Il y a quelques semaines, Shell vient de suspendre la construction de son unité de production de SAF au Shell Energy and Chemicals Park à Rotterdam, annoncée en 2021 et qui devrait produire 820 000 tonnes de carburant durable d’aviation, soit un peu plus d’un milliard de litres. C’est une sorte de mauvais signe envoyé à la fois aux compagnies aériennes européennes qui vont avoir un besoin de plus en plus important de ce type de carburant. Manifestement, l’essencier a des doutes sur le marché et la rentabilité du projet. Le pétrolier aurait parlé de conditions difficiles de marché compte tenu de la concurrence et de la faculté pour les compagnies de se fournir à l’étranger. Il n’y a rien de surnaturel à cela : la filière est balbutiante et les airlines trouvent des solutions pour leur approvisionnement, Air France étant l’une des plus grosses compagnies à se fournir à l’extérieur.
Cette suspension est quand même un mauvais signal envoyé aux compagnies puisque plus la production sera importante, plus les prix pourraient baisser. Cette décision arrive après la fermeture aux USA de Fulcrum BioEnergy qui pourtant avait pu lever des fonds avant l’arrêt. Cette fois, ce sont des problèmes techniques qui avaient plombé l’exploitation, cela demandant par la suite des centaines de millions d’euros pour poursuivre. Ces deux événements ne vont pas dans le sens de l’histoire, mais surtout des exigences de IATA, l’association internationale du transport aérien qui estime que 30 % des carburants verts doivent être réservés à l’aviation, cela au-delà des autres secteurs qui demandent ce type de carburant, pour l’heure, l’association estime que ce volume ne dépasse pas 6 %. Pour IATA, c’est la seule voie qui permette de parvenir à l’objectif de zéro émission pour 2050.

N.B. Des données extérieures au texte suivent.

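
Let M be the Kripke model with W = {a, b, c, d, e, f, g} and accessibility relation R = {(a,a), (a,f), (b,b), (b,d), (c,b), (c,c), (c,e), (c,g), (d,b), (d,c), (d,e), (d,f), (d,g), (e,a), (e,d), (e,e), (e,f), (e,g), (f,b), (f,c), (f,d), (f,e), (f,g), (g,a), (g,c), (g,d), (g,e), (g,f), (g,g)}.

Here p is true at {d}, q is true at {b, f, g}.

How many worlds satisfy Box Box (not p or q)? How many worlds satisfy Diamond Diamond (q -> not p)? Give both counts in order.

0 and 7

For Box Box (not p or q):
a: successors {a, f}; Box (not p or q) there: a:T, f:F. ✗
b: successors {b, d}; Box (not p or q) there: b:F, d:T. ✗
c: successors {b, c, e, g}; Box (not p or q) there: b:F, c:T, e:F, g:F. ✗
d: successors {b, c, e, f, g}; Box (not p or q) there: b:F, c:T, e:F, f:F, g:F. ✗
e: successors {a, d, e, f, g}; Box (not p or q) there: a:T, d:T, e:F, f:F, g:F. ✗
f: successors {b, c, d, e, g}; Box (not p or q) there: b:F, c:T, d:T, e:F, g:F. ✗
g: successors {a, c, d, e, f, g}; Box (not p or q) there: a:T, c:T, d:T, e:F, f:F, g:F. ✗
— 0 worlds.
For Diamond Diamond (q -> not p):
a: successors {a, f}; Diamond (q -> not p) there: a:T, f:T. ✓
b: successors {b, d}; Diamond (q -> not p) there: b:T, d:T. ✓
c: successors {b, c, e, g}; Diamond (q -> not p) there: b:T, c:T, e:T, g:T. ✓
d: successors {b, c, e, f, g}; Diamond (q -> not p) there: b:T, c:T, e:T, f:T, g:T. ✓
e: successors {a, d, e, f, g}; Diamond (q -> not p) there: a:T, d:T, e:T, f:T, g:T. ✓
f: successors {b, c, d, e, g}; Diamond (q -> not p) there: b:T, c:T, d:T, e:T, g:T. ✓
g: successors {a, c, d, e, f, g}; Diamond (q -> not p) there: a:T, c:T, d:T, e:T, f:T, g:T. ✓
— 7 worlds.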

D’autant que dans le cadre du règlement « initative ReFuelEU aviation » (qui ne concerne que l’Europe donc), l’incorporation de 2 % de SAF dans le kérosène devient obligatoire dès le 1er janvier prochain, cette proportion devra être de 70 % en 2050, 6 en 2030, 20 en 2035, etc. IATA exhorte les états et les pétroliers à mettre en place une filière d’approvisionnement durable. Pour les premiers, l’association préfère la voie américaine qui subventionne la production, plutôt que la voie européenne qui incite par des mandats d’incorporation. Par ailleurs, Willie Walsh, le directeur de IATA a clairement expliqué que les pétroliers avaient gagné assez d’argent et qu’il attendait une plus grande participation de leur part dans ces programmes.
Toutefois, face à cette « défection » de Shell, le marché du SAF reste très attractif. L’entreprise chinoise Ecoceres produit du SAF destiné à l’exportation depuis la Chine, mais une seconde usine en Malaisie devrait produire en 2025 300 000 tonnes de SAF dont 200 000 pour l’aviation. Il y a quelques jours, EcoCeres a livré son premier navire avec 10 millions de litres (750 000 tonnes) de SAF, produit par la technologie HEFA-SPK au terminal Evos de Gand, ce dernier est un complexe de stockage qui approvisionne la plateforme de Bruxelles.